Come cambia la vita ai tempi del Coronavirus

Oltre lo sconforto, per affrontare il cambiamento

Chiara Valagussa, Sloworker, coach and trainer

 

Chi avrebbe mai creduto di potersi trovare in una situazione del genere? Chi avrebbe mai creduto che un week end qualunque passato in caso per brutto tempo o l’influenza di un familiare potesse diventare la quotidianità? Io no di certo e non lo avrei mai espresso come mio desiderio 2020!

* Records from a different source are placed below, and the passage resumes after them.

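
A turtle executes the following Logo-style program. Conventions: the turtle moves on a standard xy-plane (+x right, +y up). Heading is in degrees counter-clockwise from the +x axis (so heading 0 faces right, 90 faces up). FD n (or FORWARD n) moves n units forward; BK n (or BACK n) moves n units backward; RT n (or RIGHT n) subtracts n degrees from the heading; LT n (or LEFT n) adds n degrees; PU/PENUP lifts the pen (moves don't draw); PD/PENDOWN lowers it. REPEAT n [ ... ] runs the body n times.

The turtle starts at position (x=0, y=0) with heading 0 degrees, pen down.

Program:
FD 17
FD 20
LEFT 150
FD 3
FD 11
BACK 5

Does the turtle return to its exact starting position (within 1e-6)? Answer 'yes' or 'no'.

Answer: no

Derivation:
Executing turtle program step by step:
Start: pos=(0,0), heading=0, pen down
FD 17: (0,0) -> (17,0) [heading=0, draw]
FD 20: (17,0) -> (37,0) [heading=0, draw]
LT 150: heading 0 -> 150
FD 3: (37,0) -> (34.402,1.5) [heading=150, draw]
FD 11: (34.402,1.5) -> (24.876,7) [heading=150, draw]
BK 5: (24.876,7) -> (29.206,4.5) [heading=150, draw]
Final: pos=(29.206,4.5), heading=150, 5 segment(s) drawn

Start position: (0, 0)
Final position: (29.206, 4.5)
Distance = 29.55; >= 1e-6 -> NOT closed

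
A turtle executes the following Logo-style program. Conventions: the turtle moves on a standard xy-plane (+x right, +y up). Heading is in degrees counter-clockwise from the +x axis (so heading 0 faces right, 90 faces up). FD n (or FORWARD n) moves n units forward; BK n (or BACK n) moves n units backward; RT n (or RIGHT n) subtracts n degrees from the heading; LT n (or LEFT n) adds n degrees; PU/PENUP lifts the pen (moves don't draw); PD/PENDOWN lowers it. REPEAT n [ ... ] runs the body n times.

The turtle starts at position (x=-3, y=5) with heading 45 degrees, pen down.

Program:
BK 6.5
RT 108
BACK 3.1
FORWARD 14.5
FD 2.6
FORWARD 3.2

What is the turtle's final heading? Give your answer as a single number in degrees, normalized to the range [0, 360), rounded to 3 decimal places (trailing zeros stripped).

Answer: 297

Derivation:
Executing turtle program step by step:
Start: pos=(-3,5), heading=45, pen down
BK 6.5: (-3,5) -> (-7.596,0.404) [heading=45, draw]
RT 108: heading 45 -> 297
BK 3.1: (-7.596,0.404) -> (-9.004,3.166) [heading=297, draw]
FD 14.5: (-9.004,3.166) -> (-2.421,-9.754) [heading=297, draw]
FD 2.6: (-2.421,-9.754) -> (-1.24,-12.07) [heading=297, draw]
FD 3.2: (-1.24,-12.07) -> (0.212,-14.922) [heading=297, draw]
Final: pos=(0.212,-14.922), heading=297, 5 segment(s) drawn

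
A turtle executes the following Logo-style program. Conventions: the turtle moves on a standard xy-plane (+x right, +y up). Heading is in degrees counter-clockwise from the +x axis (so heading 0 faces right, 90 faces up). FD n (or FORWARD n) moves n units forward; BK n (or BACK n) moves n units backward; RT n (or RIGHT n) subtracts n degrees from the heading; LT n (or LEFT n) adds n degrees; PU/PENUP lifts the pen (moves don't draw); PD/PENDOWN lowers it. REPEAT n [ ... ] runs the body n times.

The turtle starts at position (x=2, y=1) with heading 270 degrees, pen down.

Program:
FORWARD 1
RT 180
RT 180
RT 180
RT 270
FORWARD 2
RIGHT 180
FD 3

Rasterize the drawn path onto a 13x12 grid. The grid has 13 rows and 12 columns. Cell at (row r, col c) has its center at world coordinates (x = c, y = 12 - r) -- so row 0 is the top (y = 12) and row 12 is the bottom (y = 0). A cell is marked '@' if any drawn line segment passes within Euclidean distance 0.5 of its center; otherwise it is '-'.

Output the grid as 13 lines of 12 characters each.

Segment 0: (2,1) -> (2,0)
Segment 1: (2,0) -> (-0,-0)
Segment 2: (-0,-0) -> (3,0)

Answer: ------------
------------
------------
------------
------------
------------
------------
------------
------------
------------
------------
--@---------
@@@@--------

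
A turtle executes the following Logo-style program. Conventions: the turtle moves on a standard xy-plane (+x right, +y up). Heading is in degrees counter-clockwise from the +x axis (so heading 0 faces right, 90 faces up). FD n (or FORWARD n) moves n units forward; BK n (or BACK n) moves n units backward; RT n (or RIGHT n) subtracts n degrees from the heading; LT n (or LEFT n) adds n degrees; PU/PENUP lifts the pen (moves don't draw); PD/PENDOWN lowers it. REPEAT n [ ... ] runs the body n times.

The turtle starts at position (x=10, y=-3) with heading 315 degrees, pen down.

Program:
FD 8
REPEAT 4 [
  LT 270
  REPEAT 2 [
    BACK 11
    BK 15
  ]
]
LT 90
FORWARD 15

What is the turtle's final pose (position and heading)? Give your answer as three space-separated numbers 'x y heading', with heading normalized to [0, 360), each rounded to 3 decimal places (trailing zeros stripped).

Executing turtle program step by step:
Start: pos=(10,-3), heading=315, pen down
FD 8: (10,-3) -> (15.657,-8.657) [heading=315, draw]
REPEAT 4 [
  -- iteration 1/4 --
  LT 270: heading 315 -> 225
  REPEAT 2 [
    -- iteration 1/2 --
    BK 11: (15.657,-8.657) -> (23.435,-0.879) [heading=225, draw]
    BK 15: (23.435,-0.879) -> (34.042,9.728) [heading=225, draw]
    -- iteration 2/2 --
    BK 11: (34.042,9.728) -> (41.82,17.506) [heading=225, draw]
    BK 15: (41.82,17.506) -> (52.426,28.113) [heading=225, draw]
  ]
  -- iteration 2/4 --
  LT 270: heading 225 -> 135
  REPEAT 2 [
    -- iteration 1/2 --
    BK 11: (52.426,28.113) -> (60.205,20.335) [heading=135, draw]
    BK 15: (60.205,20.335) -> (70.811,9.728) [heading=135, draw]
    -- iteration 2/2 --
    BK 11: (70.811,9.728) -> (78.589,1.95) [heading=135, draw]
    BK 15: (78.589,1.95) -> (89.196,-8.657) [heading=135, draw]
  ]
  -- iteration 3/4 --
  LT 270: heading 135 -> 45
  REPEAT 2 [
    -- iteration 1/2 --
    BK 11: (89.196,-8.657) -> (81.418,-16.435) [heading=45, draw]
    BK 15: (81.418,-16.435) -> (70.811,-27.042) [heading=45, draw]
    -- iteration 2/2 --
    BK 11: (70.811,-27.042) -> (63.033,-34.82) [heading=45, draw]
    BK 15: (63.033,-34.82) -> (52.426,-45.426) [heading=45, draw]
  ]
  -- iteration 4/4 --
  LT 270: heading 45 -> 315
  REPEAT 2 [
    -- iteration 1/2 --
    BK 11: (52.426,-45.426) -> (44.648,-37.648) [heading=315, draw]
    BK 15: (44.648,-37.648) -> (34.042,-27.042) [heading=315, draw]
    -- iteration 2/2 --
    BK 11: (34.042,-27.042) -> (26.263,-19.263) [heading=315, draw]
    BK 15: (26.263,-19.263) -> (15.657,-8.657) [heading=315, draw]
  ]
]
LT 90: heading 315 -> 45
FD 15: (15.657,-8.657) -> (26.263,1.95) [heading=45, draw]
Final: pos=(26.263,1.95), heading=45, 18 segment(s) drawn

Answer: 26.263 1.95 45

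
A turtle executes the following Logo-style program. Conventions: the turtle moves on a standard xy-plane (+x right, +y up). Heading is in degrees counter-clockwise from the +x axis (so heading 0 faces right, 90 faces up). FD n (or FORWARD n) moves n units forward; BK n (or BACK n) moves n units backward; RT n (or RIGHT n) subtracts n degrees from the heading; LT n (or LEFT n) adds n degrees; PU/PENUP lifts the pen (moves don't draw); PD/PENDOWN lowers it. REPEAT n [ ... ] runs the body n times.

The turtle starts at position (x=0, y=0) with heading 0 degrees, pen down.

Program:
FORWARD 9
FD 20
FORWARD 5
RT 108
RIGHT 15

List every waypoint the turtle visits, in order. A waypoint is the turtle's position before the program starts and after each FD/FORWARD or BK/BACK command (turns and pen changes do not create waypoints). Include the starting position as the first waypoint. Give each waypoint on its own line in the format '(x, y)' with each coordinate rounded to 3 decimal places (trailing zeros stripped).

Answer: (0, 0)
(9, 0)
(29, 0)
(34, 0)

Derivation:
Executing turtle program step by step:
Start: pos=(0,0), heading=0, pen down
FD 9: (0,0) -> (9,0) [heading=0, draw]
FD 20: (9,0) -> (29,0) [heading=0, draw]
FD 5: (29,0) -> (34,0) [heading=0, draw]
RT 108: heading 0 -> 252
RT 15: heading 252 -> 237
Final: pos=(34,0), heading=237, 3 segment(s) drawn
Waypoints (4 total):
(0, 0)
(9, 0)
(29, 0)
(34, 0)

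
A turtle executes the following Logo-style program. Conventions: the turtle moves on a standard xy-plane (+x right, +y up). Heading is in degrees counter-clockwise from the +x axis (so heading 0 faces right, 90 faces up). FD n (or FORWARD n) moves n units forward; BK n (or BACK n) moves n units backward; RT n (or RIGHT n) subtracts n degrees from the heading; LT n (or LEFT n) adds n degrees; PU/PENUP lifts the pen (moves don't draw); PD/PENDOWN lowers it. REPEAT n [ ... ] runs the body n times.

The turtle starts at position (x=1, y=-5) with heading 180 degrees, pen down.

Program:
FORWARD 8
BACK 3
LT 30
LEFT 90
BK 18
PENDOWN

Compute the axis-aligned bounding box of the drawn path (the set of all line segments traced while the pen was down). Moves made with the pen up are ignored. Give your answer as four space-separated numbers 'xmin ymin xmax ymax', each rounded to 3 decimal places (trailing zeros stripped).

Executing turtle program step by step:
Start: pos=(1,-5), heading=180, pen down
FD 8: (1,-5) -> (-7,-5) [heading=180, draw]
BK 3: (-7,-5) -> (-4,-5) [heading=180, draw]
LT 30: heading 180 -> 210
LT 90: heading 210 -> 300
BK 18: (-4,-5) -> (-13,10.588) [heading=300, draw]
PD: pen down
Final: pos=(-13,10.588), heading=300, 3 segment(s) drawn

Segment endpoints: x in {-13, -7, -4, 1}, y in {-5, -5, 10.588}
xmin=-13, ymin=-5, xmax=1, ymax=10.588

Answer: -13 -5 1 10.588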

Da quando sono libera professionista le mie giornate hanno preso caratteristiche sempre diverse: da quella in aula con tanti discenti, assorbita dalle loro esigenze, a quelle in coworking, nel mio ufficio in casa o nei bellissimi spazi di condivisione in città, dove la mente viaggia e i progetti prendono vita. Giornate bellissime, ricche di nuovi contatti on line e off line, nei tempi da me stabiliti, scanditi tra famiglia a lavoro facendo cio’ che più mi piace: PERFETTO!

E poi la bolla scoppia, i piani saltano, gli incontri si annullano e la visione di quel “venti venti” che si preannunciava super si sgretola.

Un giorno  poi tocco il fondo, le energie per sorridere non ci sono e lo sconforto mi assale. Come in una piscina profondissima, li sotto sento il bisogno di risalire, risalire in fretta, perchè ho bisogno di aria, ho bisogno di vederci nitido e di sentire i brividi sulla pelle. Mi chiedo cosa mi ha fatto sentire cosi e la paura per il domani e la nostalgia per le mie abitudini e i piccoli piaceri di tutti i giorni di cui io ho già preso consapevolezza il giorno del mio cambiamento, sono li che mi guardano e mi dicono che devo smetterla subito. Non è da me.

Cosi mi chiedo cosa posso far tornare della mia vita che era diventata Slow (per modo di dire) and Sweet e che ora è troppo Slow e troppo Sweet  per permettere cosi alla paura di girare al largo e farmi sognare di nuovo. Cosi mi faccio forza, interpello il sorriso delle mie figlie, al momento immuni da tutto, e mi faccio ispirare: cerco di far si che le giornate, seppur sempre nelle stesse stanze, abbiamo una pianificazione per tutti, che ci sia decoro e ordine, come quando lavoravo da casa: vestita e truccata, magari qualche volta con i tacchi, giusto per darmi un tono e sentirmi più alta nella Skype più importanti!

Mi improvviso maestra per figlia maggiore e giocoliere per la minore per tenere alta la routine e la serenità, convinta comunque che la noia sarà un’ottima compagna. Stendo menù per la settimana con l’aiuto di Benedetta Parodi per non farmi prendere dall‘ansia di 2/3 pasti al giorno per 4 persone e per mangiare sano. Combatto la mancanza della corsa e del nuoto con la Hunziker che mi rende divertente anche l’addominale più pesante.

E cosi facendo trovo le energie e la voglia di progettare un futuro incerto, nella certezza che la mia professione sarà di grande aiuto quando tutto finirà, perchè il cambiamento, volenti o nolenti, questa volta ci sarà per tutti.